Reviews

Beautiful House (Manchester)

Editorial Staff

Editorial Staff

| |

25 April 2010

An often startling slap-in-the-face mix of farce and tragedy, Oldham writer Cathy Crabb’s highly-original Beautiful House has a frustratingly unfinished work-in-progress feel about it. If only someone would really get hold of it, it could be so good it could go anywhere.

Ronnie (John Henshaw, of those irritating Post Office ads) is a retired teacher, married to Bridgette (Janice Connolly, aka Mrs Barbara Nice) a housewife and onetime musical theatre performer.

They have just moved out of their detached in Delph – so their daughter Emily, who is seriously ill, can spend her last days in her childhood surroundings – and are settling into their new flat in inner city Manchester. They aren’t happy and they’re even more depressed when they meet the neighbours from the floor below.

Paula (Sally Carman, alias Kelly Ball of Shameless) and Otis (James Foster) are a young couple with a young daughter. They’re very much from the other side of town to Ronnie and Bridgette but their hearts are in the right place and they rapidly expose the incomers as self-centred snobs.

It’s not just the interaction between the two couples that powers the play, it’s often the off-stage presence of the dying daughter that suddenly rips through the hilarity to bring everything to a shuddering jolt that leaves the audience squirming in their seats.

And it’s this disturbing fusion of laughs and intense shock that makes Beautiful House something quite special. But I’m afraid there are several buts.

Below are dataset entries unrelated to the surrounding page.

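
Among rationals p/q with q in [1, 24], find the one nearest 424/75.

Expand x = 424/75 as a continued fraction with the Euclidean algorithm:
  424 = 5*75 + 49, so a_0 = 5.
  75 = 1*49 + 26, so a_1 = 1.
  49 = 1*26 + 23, so a_2 = 1.
  26 = 1*23 + 3, so a_3 = 1.
  23 = 7*3 + 2, so a_4 = 7.
  3 = 1*2 + 1, so a_5 = 1.
  2 = 2*1 + 0, so a_6 = 2.
so x = [5; 1, 1, 1, 7, 1, 2].
Convergents (p_i = a_i*p_{i-1} + p_{i-2}, q_i = a_i*q_{i-1} + q_{i-2} with p_{-2}=0, p_{-1}=1, q_{-2}=1, q_{-1}=0), until the denominator exceeds 24:
  i=0: a_0=5, p_0 = 5*1 + 0 = 5, q_0 = 5*0 + 1 = 1.
  i=1: a_1=1, p_1 = 1*5 + 1 = 6, q_1 = 1*1 + 0 = 1.
  i=2: a_2=1, p_2 = 1*6 + 5 = 11, q_2 = 1*1 + 1 = 2.
  i=3: a_3=1, p_3 = 1*11 + 6 = 17, q_3 = 1*2 + 1 = 3.
  i=4: a_4=7, p_4 = 7*17 + 11 = 130, q_4 = 7*3 + 2 = 23.
  i=5: a_5=1, p_5 = 1*130 + 17 = 147, q_5 = 1*23 + 3 = 26.
q_5 = 26 > 24, so the last convergent with denominator <= 24 is p_4/q_4 = 130/23.
The closest fraction with denominator <= 24 is either p_4/q_4 or the intermediate fraction (k*p_4 + p_3)/(k*q_4 + q_3) with the largest k >= 1 whose denominator stays <= 24; these approach x as k grows, and every other convergent or intermediate fraction in range is farther away.
Largest k: floor((24 - q_3)/q_4) = floor((24 - 3)/23) = 0.
Since k = 0, no intermediate fraction beyond p_4/q_4 has denominator <= 24, so the convergent 130/23 is the closest (its error is |424*23 - 130*75|/(75*23) = 2/1725).

130/23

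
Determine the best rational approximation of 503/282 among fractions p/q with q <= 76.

Expand x = 503/282 as a continued fraction with the Euclidean algorithm:
  503 = 1*282 + 221, so a_0 = 1.
  282 = 1*221 + 61, so a_1 = 1.
  221 = 3*61 + 38, so a_2 = 3.
  61 = 1*38 + 23, so a_3 = 1.
  38 = 1*23 + 15, so a_4 = 1.
  23 = 1*15 + 8, so a_5 = 1.
  15 = 1*8 + 7, so a_6 = 1.
  8 = 1*7 + 1, so a_7 = 1.
  7 = 7*1 + 0, so a_8 = 7.
so x = [1; 1, 3, 1, 1, 1, 1, 1, 7].
Convergents (p_i = a_i*p_{i-1} + p_{i-2}, q_i = a_i*q_{i-1} + q_{i-2} with p_{-2}=0, p_{-1}=1, q_{-2}=1, q_{-1}=0), until the denominator exceeds 76:
  i=0: a_0=1, p_0 = 1*1 + 0 = 1, q_0 = 1*0 + 1 = 1.
  i=1: a_1=1, p_1 = 1*1 + 1 = 2, q_1 = 1*1 + 0 = 1.
  i=2: a_2=3, p_2 = 3*2 + 1 = 7, q_2 = 3*1 + 1 = 4.
  i=3: a_3=1, p_3 = 1*7 + 2 = 9, q_3 = 1*4 + 1 = 5.
  i=4: a_4=1, p_4 = 1*9 + 7 = 16, q_4 = 1*5 + 4 = 9.
  i=5: a_5=1, p_5 = 1*16 + 9 = 25, q_5 = 1*9 + 5 = 14.
  i=6: a_6=1, p_6 = 1*25 + 16 = 41, q_6 = 1*14 + 9 = 23.
  i=7: a_7=1, p_7 = 1*41 + 25 = 66, q_7 = 1*23 + 14 = 37.
  i=8: a_8=7, p_8 = 7*66 + 41 = 503, q_8 = 7*37 + 23 = 282.
q_8 = 282 > 76, so the last convergent with denominator <= 76 is p_7/q_7 = 66/37.
The closest fraction with denominator <= 76 is either p_7/q_7 or the intermediate fraction (k*p_7 + p_6)/(k*q_7 + q_6) with the largest k >= 1 whose denominator stays <= 76; these approach x as k grows, and every other convergent or intermediate fraction in range is farther away.
Largest k: floor((76 - q_6)/q_7) = floor((76 - 23)/37) = 1.
That gives (1*66 + 41)/(1*37 + 23) = 107/60.
Compare the errors: |x - 66/37| = |503*37 - 66*282|/(282*37) = 1/10434, and |x - 107/60| = |503*60 - 107*282|/(282*60) = 6/16920.
Cross-multiplying, 1*16920 = 16920 < 62604 = 6*10434, so 1/10434 is smaller: the convergent 66/37 is closer to x than 107/60.

66/37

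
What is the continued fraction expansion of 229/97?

[2; 2, 1, 3, 2, 1, 2]

Run the Euclidean algorithm on 229 and 97; the successive quotients are the partial quotients a_0, a_1, ... (each step inverts the fractional part left over by the previous one):
  229 = 2*97 + 35, so a_0 = 2.
  97 = 2*35 + 27, so a_1 = 2.
  35 = 1*27 + 8, so a_2 = 1.
  27 = 3*8 + 3, so a_3 = 3.
  8 = 2*3 + 2, so a_4 = 2.
  3 = 1*2 + 1, so a_5 = 1.
  2 = 2*1 + 0, so a_6 = 2.
The remainder reaches 0 after 7 divisions, so the expansion has 7 partial quotients, read off in order.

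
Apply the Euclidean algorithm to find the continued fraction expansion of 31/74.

[0; 2, 2, 1, 1, 2, 2]

Run the Euclidean algorithm on 31 and 74; the successive quotients are the partial quotients a_0, a_1, ... (each step inverts the fractional part left over by the previous one):
  31 = 0*74 + 31, so a_0 = 0.
  74 = 2*31 + 12, so a_1 = 2.
  31 = 2*12 + 7, so a_2 = 2.
  12 = 1*7 + 5, so a_3 = 1.
  7 = 1*5 + 2, so a_4 = 1.
  5 = 2*2 + 1, so a_5 = 2.
  2 = 2*1 + 0, so a_6 = 2.
The remainder reaches 0 after 7 divisions, so the expansion has 7 partial quotients, read off in order.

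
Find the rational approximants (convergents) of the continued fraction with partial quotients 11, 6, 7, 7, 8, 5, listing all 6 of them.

Using the convergent recurrence p_i = a_i*p_{i-1} + p_{i-2}, q_i = a_i*q_{i-1} + q_{i-2} with p_{-2}=0, p_{-1}=1, q_{-2}=1, q_{-1}=0:
  i=0: a_0=11, p_0 = 11*1 + 0 = 11, q_0 = 11*0 + 1 = 1.
  i=1: a_1=6, p_1 = 6*11 + 1 = 67, q_1 = 6*1 + 0 = 6.
  i=2: a_2=7, p_2 = 7*67 + 11 = 480, q_2 = 7*6 + 1 = 43.
  i=3: a_3=7, p_3 = 7*480 + 67 = 3427, q_3 = 7*43 + 6 = 307.
  i=4: a_4=8, p_4 = 8*3427 + 480 = 27896, q_4 = 8*307 + 43 = 2499.
  i=5: a_5=5, p_5 = 5*27896 + 3427 = 142907, q_5 = 5*2499 + 307 = 12802.

11/1, 67/6, 480/43, 3427/307, 27896/2499, 142907/12802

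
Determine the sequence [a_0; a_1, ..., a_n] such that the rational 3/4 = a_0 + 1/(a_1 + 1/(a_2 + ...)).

[0; 1, 3]

Run the Euclidean algorithm on 3 and 4; the successive quotients are the partial quotients a_0, a_1, ... (each step inverts the fractional part left over by the previous one):
  3 = 0*4 + 3, so a_0 = 0.
  4 = 1*3 + 1, so a_1 = 1.
  3 = 3*1 + 0, so a_2 = 3.
The remainder reaches 0 after 3 divisions, so the expansion has 3 partial quotients, read off in order.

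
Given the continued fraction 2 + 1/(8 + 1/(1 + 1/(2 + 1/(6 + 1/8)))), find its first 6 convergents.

2/1, 17/8, 19/9, 55/26, 349/165, 2847/1346

Using the convergent recurrence p_i = a_i*p_{i-1} + p_{i-2}, q_i = a_i*q_{i-1} + q_{i-2} with p_{-2}=0, p_{-1}=1, q_{-2}=1, q_{-1}=0:
  i=0: a_0=2, p_0 = 2*1 + 0 = 2, q_0 = 2*0 + 1 = 1.
  i=1: a_1=8, p_1 = 8*2 + 1 = 17, q_1 = 8*1 + 0 = 8.
  i=2: a_2=1, p_2 = 1*17 + 2 = 19, q_2 = 1*8 + 1 = 9.
  i=3: a_3=2, p_3 = 2*19 + 17 = 55, q_3 = 2*9 + 8 = 26.
  i=4: a_4=6, p_4 = 6*55 + 19 = 349, q_4 = 6*26 + 9 = 165.
  i=5: a_5=8, p_5 = 8*349 + 55 = 2847, q_5 = 8*165 + 26 = 1346.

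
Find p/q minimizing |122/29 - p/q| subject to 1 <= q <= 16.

21/5

Expand x = 122/29 as a continued fraction with the Euclidean algorithm:
  122 = 4*29 + 6, so a_0 = 4.
  29 = 4*6 + 5, so a_1 = 4.
  6 = 1*5 + 1, so a_2 = 1.
  5 = 5*1 + 0, so a_3 = 5.
so x = [4; 4, 1, 5].
Convergents (p_i = a_i*p_{i-1} + p_{i-2}, q_i = a_i*q_{i-1} + q_{i-2} with p_{-2}=0, p_{-1}=1, q_{-2}=1, q_{-1}=0), until the denominator exceeds 16:
  i=0: a_0=4, p_0 = 4*1 + 0 = 4, q_0 = 4*0 + 1 = 1.
  i=1: a_1=4, p_1 = 4*4 + 1 = 17, q_1 = 4*1 + 0 = 4.
  i=2: a_2=1, p_2 = 1*17 + 4 = 21, q_2 = 1*4 + 1 = 5.
  i=3: a_3=5, p_3 = 5*21 + 17 = 122, q_3 = 5*5 + 4 = 29.
q_3 = 29 > 16, so the last convergent with denominator <= 16 is p_2/q_2 = 21/5.
The closest fraction with denominator <= 16 is either p_2/q_2 or the intermediate fraction (k*p_2 + p_1)/(k*q_2 + q_1) with the largest k >= 1 whose denominator stays <= 16; these approach x as k grows, and every other convergent or intermediate fraction in range is farther away.
Largest k: floor((16 - q_1)/q_2) = floor((16 - 4)/5) = 2.
That gives (2*21 + 17)/(2*5 + 4) = 59/14.
Compare the errors: |x - 21/5| = |122*5 - 21*29|/(29*5) = 1/145, and |x - 59/14| = |122*14 - 59*29|/(29*14) = 3/406.
Cross-multiplying, 1*406 = 406 < 435 = 3*145, so 1/145 is smaller: the convergent 21/5 is closer to x than 59/14.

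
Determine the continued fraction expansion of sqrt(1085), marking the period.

Write x_i = (sqrt(1085) + m_i)/d_i with (m_0, d_0) = (0, 1). a_0 = floor(sqrt(1085)) = 32, since 32^2 = 1024 <= 1085 < 1089 = 33^2.
Iterate m_{i+1} = d_i*a_i - m_i, d_{i+1} = (1085 - m_{i+1}^2)/d_i, a_{i+1} = floor((a_0 + m_{i+1})/d_{i+1}):
  m_1 = 1*32 - 0 = 32, d_1 = (1085 - 32^2)/1 = 61/1 = 61, a_1 = floor((32 + 32)/61) = 1.
  m_2 = 61*1 - 32 = 29, d_2 = (1085 - 29^2)/61 = 244/61 = 4, a_2 = floor((32 + 29)/4) = 15.
  m_3 = 4*15 - 29 = 31, d_3 = (1085 - 31^2)/4 = 124/4 = 31, a_3 = floor((32 + 31)/31) = 2.
  m_4 = 31*2 - 31 = 31, d_4 = (1085 - 31^2)/31 = 124/31 = 4, a_4 = floor((32 + 31)/4) = 15.
  m_5 = 4*15 - 31 = 29, d_5 = (1085 - 29^2)/4 = 244/4 = 61, a_5 = floor((32 + 29)/61) = 1.
  m_6 = 61*1 - 29 = 32, d_6 = (1085 - 32^2)/61 = 61/61 = 1, a_6 = floor((32 + 32)/1) = 64.
  m_7 = 1*64 - 32 = 32, d_7 = (1085 - 32^2)/1 = 61/1 = 61: (m_7, d_7) = (m_1, d_1) = (32, 61), so from here the quotients repeat a_1, ..., a_6; the period length is 6.
Hence the expansion of sqrt(1085) is a_0 = 32 followed by the repeating block 1, 15, 2, 15, 1, 64 (period 6).

[32; (1, 15, 2, 15, 1, 64)]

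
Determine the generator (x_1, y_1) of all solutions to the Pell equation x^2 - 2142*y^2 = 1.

(x, y) = (11663, 252)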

Vastly-experienced director Noreen Kershaw is now at the helm (Coronation Street, Moving On, Shameless and oodles of stage productions) and I’m surprised she hasn’t taken a stronger line with both script and cast. On opening night it looked very under rehearsed.

The piece is too long. It needs cutting and playing straight through without an interval. The bulk of the extensive swearing also needs to go – middle-aged middle-class couples don’t cuss like squaddies.

I’m afraid the casting isn’t perfect either. In particular, I can’t believe in the affable Henshaw as a former science teacher.  Carman however as the young mother with opinions is quite brilliant, one of the performances of the year so far for me.

And despite my reservations, I strongly urge you to see Beautiful House as it is very, very funny. Meanwhile, fingers crossed that it might sometime in the future get the treatment and production it deserves.